IV] L'extrême occident
1) Le rôle de Phocée
Les fondations d'Extrême Occident sont
l'uvre des Phocéens,
qui entreprenaient de longs voyages et entretenaient de bons rapports avec les populations
locales. Aristote
lui-même avait fait le rapport entre la colonie de Massalia (Marseille) et l'activité commerciale des Phocéens, ces deux cités
ayant un territoire agricole réduit.
a. Massalia et Emporion
Massalia (600) est fondée sur une colline, à proximité d'un port
naturel : le Lacydon. Le sol du
territoire environnant était peu adapté à la culture du blé, beaucoup plus à celle de
la vigne et de l'olivier. Elle s'affirme d'emblée comme un comptoir ; dès le Ve siècle, les produits grecs sont diffusés en
Gaule. Parmi ces produits, les produits de luxe ont été retrouvés dans des tombes
princières indigènes, notamment le vase de Vix, un cratère (mélange d'eau et de vin), le plus grand en bronze de l'époque
archaïque. On trouve aussi des productions massaliotes sous forme de vaisselles
ordinaires ou d'amphores à vin.
Amporion, dont le nom veut dire comptoir commercial. Les Phocéens ont dut composer avec les
indigènes, le site étant déjà habité. Comme les indigènes voulaient conserver une
indépendance, les deux communautés ont vécu dans la même ville séparées par un mur
transversal.
b. Tentatives d'installation en Corse
Pour ce rendre
dans ces lointaines colonies, les Phocéens remontaient la côte ouest de l'Italie, et pour s'assurer une escale, ils
fondent vers 565, une colonie sur la côte ouest de la Corse : Alalia. La petite fondation s'accrut
considérablement en 545, quand craignant les Perses qui envahissent l'Asie Mineure, la plus grande partie de Phocée décide de partir à Alalia. Pour
survivre, ils se mirent à piller leurs voisins, suscitant une coalition des Etrusques et des Carthaginois.

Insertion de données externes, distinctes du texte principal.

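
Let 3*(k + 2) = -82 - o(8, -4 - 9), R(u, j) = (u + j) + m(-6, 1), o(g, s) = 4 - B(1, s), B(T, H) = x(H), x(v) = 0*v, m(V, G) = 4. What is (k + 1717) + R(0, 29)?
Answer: 5158/3 ≈ 1719.3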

D'où la bataille d'Alalia en 540 qui s'achève par une relative victoire des grecs,
mais désastreuse : la flotte phocéenne subit des dommages tellement importants qu'ils se
résolurent d'abandonner la Corse pour se réfugier en Italie ou ils fondent Elée (540) choisissant un site
élevé dominant la mer. Ils s'enrichissent rapidement grâce au commerce et à la pêche.
Au cours de l'époque archaïque, les grecs se sont répandus sur les
côtes de la Méditerranée et
de la Mer Noire. A cette
occasion, ils ont pu vaincre leurs éventuelles réticences devant des expéditions
lointaines, des terres inconnues et parfois hostiles.
L'émigration
nécessaire a eu pour conséquence la fondation de nombreuses cités dont certaines comme Marseille, Syracuse, Olbia, furent
bientôt plus prospères que beaucoup de cités de Grèce propre.
Des contact
parfois fructueux ont été noués avec des populations indigènes, notamment pour les
colonies à vocation commerciale (Marseille, Olbia). Aussi
parfois des interactions culturelles entre grecs et barbares.